Just like a mystical bird Phoenix, Motorola seems to have risen from the ashes to live up to its rich heritage of 88 years. Within a couple of years, it has changed its parents from Google to Lenovo, yet it has made sure that its sights are set on its strong product line targeting different price segments. While its high-end offerings, the Moto X and Moto Turbo (first impressions) offer a flagship experience to users, the Moto G is an affordable option that offers a wholesome experience. But perhaps, the Moto E is its most ambitious offering – aimed at first-time users who are moving from a feature phone to a smartphone, thereby unlocking a whole world of possibilities for them.
The first-gen Moto E was definitely able to do that. Additionally, it also brought the focus of other brands to the budget segment giving consumers a lot of choice.

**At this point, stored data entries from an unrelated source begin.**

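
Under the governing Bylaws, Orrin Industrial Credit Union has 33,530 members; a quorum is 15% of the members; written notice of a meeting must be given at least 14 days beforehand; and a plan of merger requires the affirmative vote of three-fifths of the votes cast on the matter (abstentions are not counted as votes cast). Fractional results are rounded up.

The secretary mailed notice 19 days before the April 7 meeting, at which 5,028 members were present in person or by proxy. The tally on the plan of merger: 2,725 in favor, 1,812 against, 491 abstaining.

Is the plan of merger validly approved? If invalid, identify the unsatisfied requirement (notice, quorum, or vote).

Notice: 19 days given; 14 required. Satisfied.
Quorum: 15% of 33,530 = 5,029.50, rounded up to 5,030; 5,028 present. Not satisfied.
Vote: requires three-fifths of the votes cast (5,028 − 491 abstaining = 4,537); 3/5 of 4537 = 2722.20, rounded up to 2723, so 2,723 needed; 2,725 in favor. Satisfied.

Invalid — quorum requirement not satisfied.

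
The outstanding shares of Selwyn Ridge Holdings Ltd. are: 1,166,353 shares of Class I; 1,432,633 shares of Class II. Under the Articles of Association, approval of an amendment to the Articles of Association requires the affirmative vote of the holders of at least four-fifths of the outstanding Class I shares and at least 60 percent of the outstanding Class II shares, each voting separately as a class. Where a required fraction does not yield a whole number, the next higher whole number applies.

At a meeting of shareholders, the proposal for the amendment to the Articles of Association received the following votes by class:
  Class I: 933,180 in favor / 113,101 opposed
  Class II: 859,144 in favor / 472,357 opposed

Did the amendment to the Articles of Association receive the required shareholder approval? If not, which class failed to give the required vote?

Class I: 4/5 of 1166353 = 933082.40, rounded up to 933083; 933,083 required, 933,180 in favor — approved.
Class II: 3/5 of 1432633 = 859579.80, rounded up to 859580; 859,580 required, 859,144 in favor — not approved.

Not approved — the Class II shares did not give the required vote.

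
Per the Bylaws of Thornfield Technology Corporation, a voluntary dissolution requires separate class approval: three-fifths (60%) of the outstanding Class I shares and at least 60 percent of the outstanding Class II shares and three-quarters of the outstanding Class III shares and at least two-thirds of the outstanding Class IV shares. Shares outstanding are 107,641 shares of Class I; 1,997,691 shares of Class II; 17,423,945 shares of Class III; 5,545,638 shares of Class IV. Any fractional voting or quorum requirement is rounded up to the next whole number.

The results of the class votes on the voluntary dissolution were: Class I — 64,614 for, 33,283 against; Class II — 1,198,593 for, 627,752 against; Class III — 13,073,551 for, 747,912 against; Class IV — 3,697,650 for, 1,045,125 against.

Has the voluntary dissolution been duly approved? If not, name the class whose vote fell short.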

Its successor and namesake, the Moto E, also tries to do that and brings forth a decent set of specs along with the lure of Android Lollipop, plus some premium niceties in terms of software – all at the same price tag of Rs 6,999. Being targeted at emerging markets and first-time users, the Moto (2nd-gen) also has a 4G variant, but that’s yet to arrive on our shores and will be priced slightly higher.
|Having doubts about the phone? Read our FAQs about the new Moto E|
This makes for a difficult case in favour of the new Moto E. While its predecessor was the first in its price band, it’ll have to compete against a lot of feature-packed offerings. Prime amongst those are the recent launches in the Indian market, the Lenovo A6000 (first impressions) and Xiaomi Redmi 2 (review | FAQs). Both of these devices pack better processors, which are 64-bit compatible and also support 4G connectivity, along with flaunting bigger displays (with HD resolutions) and better snappers.
To sum up, the Moto E (2nd-gen) definitely gains an edge in terms of its software – the latest version of Android, plus features like Moto Display, but fails to make a mark when it comes to its core hardware. It's a very capable phone, but we can't recommend it wholeheartedly considering the competition.